October 1, 2009

Brand New

Brand New

 

Anyone who had any doubt that Jesse Lacey is a songwriting genius; an unparalelled lyrical Behemoth; a throwback from bardic traditions who in times gone by may have graced the ears of kings with his deep, dark, gleefully sadistic and painfully witty tales.. I point you in the direction of Brand New‘s latest, simply titled album Daisy. Ok, so it’s hard to be objective when you love a band this much.. bias will always creep in. That said, Daisy, released around 2 weeks ago, has rocketed to #6 in the US album charts, which speaks for itself, and suggests that there is no stopping this juggernaut of a band.

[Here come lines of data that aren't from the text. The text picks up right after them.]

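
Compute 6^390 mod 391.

6^1 ≡ 6 (mod 391)
6^2 ≡ 6^2 = 36 ≡ 36 (mod 391)
6^4 ≡ 36^2 = 1296 ≡ 123 (mod 391)
6^8 ≡ 123^2 = 15129 ≡ 271 (mod 391)
6^16 ≡ 271^2 = 73441 ≡ 324 (mod 391)
6^32 ≡ 324^2 = 104976 ≡ 188 (mod 391)
6^64 ≡ 188^2 = 35344 ≡ 154 (mod 391)
6^128 ≡ 154^2 = 23716 ≡ 256 (mod 391)
6^256 ≡ 256^2 = 65536 ≡ 239 (mod 391)
390 = 256 + 128 + 4 + 2 in binary powers of 2.
So 6^390 ≡ 239 · 256 · 123 · 36 ≡ 25 (mod 391).
Since 25 ≠ 1, base 6 is a Fermat witness: 391 is composite.

25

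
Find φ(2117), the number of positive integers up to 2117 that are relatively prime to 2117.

Factor: 2117 = 29 · 73.
φ(2117) = (29−1) · (73−1) = 28 · 72 = 2016.

2016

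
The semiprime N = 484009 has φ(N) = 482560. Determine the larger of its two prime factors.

φ(n) = (p−1)(q−1) = n − (p+q) + 1, so p + q = 484009 − 482560 + 1 = 1450.
p and q are the roots of t² − 1450t + 484009 = 0.
Discriminant: 1450² − 4·484009 = 2102500 − 1936036 = 166464; √166464 = 408.
q = (1450 − 408)/2 = 521, p = (1450 + 408)/2 = 929.
Check: 521 · 929 = 484009.

929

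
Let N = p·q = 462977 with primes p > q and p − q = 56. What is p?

Since p = q + 56, we have 462977 = q(q + 56), so q² + 56q − 462977 = 0.
Discriminant: 56² + 4·462977 = 3136 + 1851908 = 1855044; √1855044 = 1362.
q = (−56 + 1362)/2 = 653, and p = q + 56 = 709.
Check: 653 · 709 = 462977.

709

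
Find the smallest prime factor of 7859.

29

7859 is odd.
Digit sum 29, not divisible by 3.
Ends in 9: not divisible by 5.
7: 7859 = 7·1122 + 5
11: 7859 = 11·714 + 5
13: 7859 = 13·604 + 7
17: 7859 = 17·462 + 5
19: 7859 = 19·413 + 12
23: 7859 = 23·341 + 16
29: 7859 = 29·271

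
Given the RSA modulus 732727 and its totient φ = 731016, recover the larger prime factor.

φ(n) = (p−1)(q−1) = n − (p+q) + 1, so p + q = 732727 − 731016 + 1 = 1712.
p and q are the roots of t² − 1712t + 732727 = 0.
Discriminant: 1712² − 4·732727 = 2930944 − 2930908 = 36; √36 = 6.
q = (1712 − 6)/2 = 853, p = (1712 + 6)/2 = 859.
Check: 853 · 859 = 732727.

859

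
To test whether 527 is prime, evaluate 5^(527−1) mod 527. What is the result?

5^1 ≡ 5 (mod 527)
5^2 ≡ 5^2 = 25 ≡ 25 (mod 527)
5^4 ≡ 25^2 = 625 ≡ 98 (mod 527)
5^8 ≡ 98^2 = 9604 ≡ 118 (mod 527)
5^16 ≡ 118^2 = 13924 ≡ 222 (mod 527)
5^32 ≡ 222^2 = 49284 ≡ 273 (mod 527)
5^64 ≡ 273^2 = 74529 ≡ 222 (mod 527)
5^128 ≡ 222^2 = 49284 ≡ 273 (mod 527)
5^256 ≡ 273^2 = 74529 ≡ 222 (mod 527)
5^512 ≡ 222^2 = 49284 ≡ 273 (mod 527)
526 = 512 + 8 + 4 + 2 in binary powers of 2.
So 5^526 ≡ 273 · 118 · 98 · 25 ≡ 253 (mod 527).
Since 253 ≠ 1, base 5 is a Fermat witness: 527 is composite.

253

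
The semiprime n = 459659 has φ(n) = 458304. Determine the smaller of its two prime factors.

φ(n) = (p−1)(q−1) = n − (p+q) + 1, so p + q = 459659 − 458304 + 1 = 1356.
p and q are the roots of t² − 1356t + 459659 = 0.
Discriminant: 1356² − 4·459659 = 1838736 − 1838636 = 100; √100 = 10.
q = (1356 − 10)/2 = 673, p = (1356 + 10)/2 = 683.
Check: 673 · 683 = 459659.

673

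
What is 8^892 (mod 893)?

8^1 ≡ 8 (mod 893)
8^2 ≡ 8^2 = 64 ≡ 64 (mod 893)
8^4 ≡ 64^2 = 4096 ≡ 524 (mod 893)
8^8 ≡ 524^2 = 274576 ≡ 425 (mod 893)
8^16 ≡ 425^2 = 180625 ≡ 239 (mod 893)
8^32 ≡ 239^2 = 57121 ≡ 862 (mod 893)
8^64 ≡ 862^2 = 743044 ≡ 68 (mod 893)
8^128 ≡ 68^2 = 4624 ≡ 159 (mod 893)
8^256 ≡ 159^2 = 25281 ≡ 277 (mod 893)
8^512 ≡ 277^2 = 76729 ≡ 824 (mod 893)
892 = 512 + 256 + 64 + 32 + 16 + 8 + 4 in binary powers of 2.
So 8^892 ≡ 824 · 277 · 68 · 862 · 239 · 425 · 524 ≡ 68 (mod 893).
Since 68 ≠ 1, base 8 is a Fermat witness: 893 is composite.

68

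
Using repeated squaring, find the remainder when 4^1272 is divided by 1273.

729

4^1 ≡ 4 (mod 1273)
4^2 ≡ 4^2 = 16 ≡ 16 (mod 1273)
4^4 ≡ 16^2 = 256 ≡ 256 (mod 1273)
4^8 ≡ 256^2 = 65536 ≡ 613 (mod 1273)
4^16 ≡ 613^2 = 375769 ≡ 234 (mod 1273)
4^32 ≡ 234^2 = 54756 ≡ 17 (mod 1273)
4^64 ≡ 17^2 = 289 ≡ 289 (mod 1273)
4^128 ≡ 289^2 = 83521 ≡ 776 (mod 1273)
4^256 ≡ 776^2 = 602176 ≡ 47 (mod 1273)
4^512 ≡ 47^2 = 2209 ≡ 936 (mod 1273)
4^1024 ≡ 936^2 = 876096 ≡ 272 (mod 1273)
1272 = 1024 + 128 + 64 + 32 + 16 + 8 in binary powers of 2.
So 4^1272 ≡ 272 · 776 · 289 · 17 · 234 · 613 ≡ 729 (mod 1273).
Since 729 ≠ 1, base 4 is a Fermat witness: 1273 is composite.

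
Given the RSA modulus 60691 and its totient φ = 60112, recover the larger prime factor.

443

φ(n) = (p−1)(q−1) = n − (p+q) + 1, so p + q = 60691 − 60112 + 1 = 580.
p and q are the roots of t² − 580t + 60691 = 0.
Discriminant: 580² − 4·60691 = 336400 − 242764 = 93636; √93636 = 306.
q = (580 − 306)/2 = 137, p = (580 + 306)/2 = 443.
Check: 137 · 443 = 60691.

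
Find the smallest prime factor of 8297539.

41

8297539 is odd.
Digit sum 43, not divisible by 3.
Ends in 9: not divisible by 5.
7: 8297539 = 7·1185362 + 5
11: 8297539 = 11·754321 + 8
13: 8297539 = 13·638272 + 3
17: 8297539 = 17·488090 + 9
19: 8297539 = 19·436712 + 11
23: 8297539 = 23·360762 + 13
29: 8297539 = 29·286122 + 1
31: 8297539 = 31·267662 + 17
37: 8297539 = 37·224257 + 30
41: 8297539 = 41·202379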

The stylistic shift that Brand New have made over the last 9 years is a much documented one, and to echo the musings of many journos before me I pose the question: who would have thought that the same young Pop-Punk band from Long Island, New York, who enjoyed a degree of success with Your Favourite Weapon: a fun and thoughtless teeny-Punk effort in 2001, could become the authority on Progressive and Experimental Emo / Alternative, crafting as they do emotive, intense and lyrically poignant songs full of depth and meaning. Equally, who would have thought that these boys could follow up The Devil And God Are Raging Inside Me with an equally perfect album, maintaining stylistic consistency whilst still injecting new sounds and ideas into their music. I was sceptical.. evidently unnecessarily.

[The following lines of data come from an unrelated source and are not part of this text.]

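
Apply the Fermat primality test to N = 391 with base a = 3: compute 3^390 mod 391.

3^1 ≡ 3 (mod 391)
3^2 ≡ 3^2 = 9 ≡ 9 (mod 391)
3^4 ≡ 9^2 = 81 ≡ 81 (mod 391)
3^8 ≡ 81^2 = 6561 ≡ 305 (mod 391)
3^16 ≡ 305^2 = 93025 ≡ 358 (mod 391)
3^32 ≡ 358^2 = 128164 ≡ 307 (mod 391)
3^64 ≡ 307^2 = 94249 ≡ 18 (mod 391)
3^128 ≡ 18^2 = 324 ≡ 324 (mod 391)
3^256 ≡ 324^2 = 104976 ≡ 188 (mod 391)
390 = 256 + 128 + 4 + 2 in binary powers of 2.
So 3^390 ≡ 188 · 324 · 81 · 9 ≡ 151 (mod 391).
Since 151 ≠ 1, base 3 is a Fermat witness: 391 is composite.

151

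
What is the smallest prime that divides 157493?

7

157493 is odd.
Digit sum 29, not divisible by 3.
Ends in 3: not divisible by 5.
7: 157493 = 7·22499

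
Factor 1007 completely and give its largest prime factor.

53

1007 = 19 · 53
53 is prime.
So 1007 = 19 · 53; the largest prime factor is 53.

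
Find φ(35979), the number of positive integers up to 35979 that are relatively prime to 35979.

Factor: 35979 = 3 · 67 · 179.
φ(35979) = (3−1) · (67−1) · (179−1) = 2 · 66 · 178 = 23496.

23496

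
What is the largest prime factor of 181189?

83

181189 = 37 · 4897
4897 = 59 · 83
83 is prime.
So 181189 = 37 · 59 · 83; the largest prime factor is 83.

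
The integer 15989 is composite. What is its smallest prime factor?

15989 is odd.
Digit sum 32, not divisible by 3.
Ends in 9: not divisible by 5.
7: 15989 = 7·2284 + 1
11: 15989 = 11·1453 + 6
13: 15989 = 13·1229 + 12
17: 15989 = 17·940 + 9
19: 15989 = 19·841 + 10
23: 15989 = 23·695 + 4
29: 15989 = 29·551 + 10
31: 15989 = 31·515 + 24
37: 15989 = 37·432 + 5
41: 15989 = 41·389 + 40
43: 15989 = 43·371 + 36
47: 15989 = 47·340 + 9
53: 15989 = 53·301 + 36
59: 15989 = 59·271

59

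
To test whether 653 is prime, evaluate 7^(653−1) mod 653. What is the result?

7^1 ≡ 7 (mod 653)
7^2 ≡ 7^2 = 49 ≡ 49 (mod 653)
7^4 ≡ 49^2 = 2401 ≡ 442 (mod 653)
7^8 ≡ 442^2 = 195364 ≡ 117 (mod 653)
7^16 ≡ 117^2 = 13689 ≡ 629 (mod 653)
7^32 ≡ 629^2 = 395641 ≡ 576 (mod 653)
7^64 ≡ 576^2 = 331776 ≡ 52 (mod 653)
7^128 ≡ 52^2 = 2704 ≡ 92 (mod 653)
7^256 ≡ 92^2 = 8464 ≡ 628 (mod 653)
7^512 ≡ 628^2 = 394384 ≡ 625 (mod 653)
652 = 512 + 128 + 8 + 4 in binary powers of 2.
So 7^652 ≡ 625 · 92 · 117 · 442 ≡ 1 (mod 653).
Since the result is 1, base 7 gives no evidence that 653 is composite.

1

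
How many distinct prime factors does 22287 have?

4

22287 = 3 · 7429
7429 = 17 · 437
437 = 19 · 23
22287 = 3 · 17 · 19 · 23, which has 4 distinct prime factors.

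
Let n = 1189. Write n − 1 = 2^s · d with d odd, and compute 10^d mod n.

1189 − 1 = 1188 = 2^2 · 297, so d = 297.
10^1 ≡ 10 (mod 1189)
10^2 ≡ 10^2 = 100 ≡ 100 (mod 1189)
10^4 ≡ 100^2 = 10000 ≡ 488 (mod 1189)
10^8 ≡ 488^2 = 238144 ≡ 344 (mod 1189)
10^16 ≡ 344^2 = 118336 ≡ 625 (mod 1189)
10^32 ≡ 625^2 = 390625 ≡ 633 (mod 1189)
10^64 ≡ 633^2 = 400689 ≡ 1185 (mod 1189)
10^128 ≡ 1185^2 = 1404225 ≡ 16 (mod 1189)
10^256 ≡ 16^2 = 256 ≡ 256 (mod 1189)
297 = 256 + 32 + 8 + 1 in binary powers of 2.
So 10^297 ≡ 256 · 633 · 344 · 10 ≡ 305 (mod 1189).
Squaring chain: 305 → 283; never reaches −1, so base 10 is a Miller–Rabin witness that 1189 is composite.

305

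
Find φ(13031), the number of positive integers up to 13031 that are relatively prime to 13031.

Factor: 13031 = 83 · 157.
φ(13031) = (83−1) · (157−1) = 82 · 156 = 12792.

12792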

The album opens with Vices, which starts with a crackly megaphone sample of On Life’s Highway, a gospel hymn written by Bertrand Brown, before exploding into a distorted, discordant powerchord frenzy. Vices opens the album like a punch in the gut, ending as abruptly as it begun and leaving you feeling flustered, disoriented and bewildered. Tracks such as Bed, title track Daisy, and the first single from the album, At The Bottom, by comparison are time-sig-bending, slow-building, emo-infused soft-rock tracks. Powerful, thoughtful, perfectly arranged, expertly and interestingly produced and heart-wrenchingly introspective, these are 3 highlights of the album, and indeed Jesse Lacey‘s songwriting career, displaying prominent, guttural  basslines, delicate and ornate guitar lines, complex kit patterns and, of course, Lacey‘s signature strained, raw and emotive vocals that tug at the heartstrings and stir the soul.

At this point I must humbly concede that I simply haven’t the linguistic prowess to do Daisy justice… You just have to buy it. It is a phenomenal effort that flows seamlessly from each tortured track to the next; a genre hopping masterpiece. Get on down to the MySpace page and prepare to be amazed.